# Colonna coffee



## Lefteye (Dec 30, 2014)

Had a lovely kalita wave of gigesa guji grade 1 from Colonna coffee think it's part of the discovery range. Not sure if available on line yet but picked up a bag from flat caps in newcastle - mad blueberry taste and usually I can't taste specifics mentioned on the pack.


----------



## ohms (Jan 22, 2018)

I'm in the middle of bags atm, and my local in Edinburgh had a bag of Colonna coffee - thought I'd give it a whirl!

It's a Guatemalan from the Foundation range (notes of tangerine, honeysuckle and chocolate). Have to say, it's quite lovely. Makes a mean flat white, too.

Has anyone got any other recommendations?


----------



## Phil104 (Apr 15, 2014)

I'm currently expressing my way their current discovery sub, a rather splendid Rwandan. Visiting their place in Bath opened it all up because of what they have in the shop, on their menu and their whole approach: a combination of art, science and perfect customer service.


----------



## ohms (Jan 22, 2018)

Phil104 said:


> I'm currently expressing my way their current discovery sub, a rather splendid Rwandan. Visiting their place in Bath opened it all up because of what they have in the shop, on their menu and their whole approach: a combination of art, science and perfect customer service.


Living in Scotland - unfortunately I am in no way close for a visit! Might start a sub at some point though. Kinda fancy moving away from the la Cabra for a while.


----------



## Jony (Sep 8, 2017)

I always treat myself to Colonna.


----------



## Phil104 (Apr 15, 2014)

ohms said:


> Living in Scotland - unfortunately I am in no way close for a visit! Might start a sub at some point though. Kinda fancy moving away from the la Cabra for a while.


It would be worth a weekend down there - combination coffee trip with Bristol and if you aimed for the beginning of September you could take in the Bristol Coffee Festival. The sub was on offer, too, notified through their email, which I had signed up for. A friend's son organised a short term sub for him for Christmas (I had suggested it, knowing his taste in coffee) but to the Foundation range.

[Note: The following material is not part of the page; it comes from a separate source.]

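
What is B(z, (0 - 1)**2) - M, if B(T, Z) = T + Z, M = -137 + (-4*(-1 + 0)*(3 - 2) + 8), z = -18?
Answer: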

I just get a bag a month, which combined with the Dog and Hat and random gifts and purchases generally works out well.


----------



## Dumnorix (Dec 29, 2017)

I am a great fan of Colonna too. Currently enjoying a Costa Rican filter- Candellila Geisha natural. Fantastic notes of nectarine, and black grape in the finish. I brewed it in my Chemex when I got home from work- 32g coffee, fairly coarse grind, 500g water heated to 94 degrees, poured through in 4 minutes. I have an espresso subscription (the one above was an extra treat!) and get a 250g bag every 3 weeks. I have opted for the 'discovery' range and the beans I have had have been at worst perfectly drinkable and at best absolutely outstanding.


----------



## catpuccino (Jan 5, 2019)

Just adding to this thread to save creating another, Colonna now sell their Foundation and Discovery offerings in 1kg bags at £35/kg inc.

https://colonnacoffee.com/collections/volume

Consistently excellent, their 'Rare' selection is also often a real treat.


----------



## Jony (Sep 8, 2017)

I always thought they did Kilo's


----------



## catpuccino (Jan 5, 2019)

Jony said:


> I always thought they did Kilo's


 Hmm not that I'd seen, perhaps if you asked. They've put these up as "new" options at any rate.


----------



## Jony (Sep 8, 2017)

Few years ago. Maybe only vat registered then, someone use to order for me. They came in Kilos


----------



## winterlight (Feb 27, 2016)

Has anyone tried their current Rare offering? I'm tempted.


----------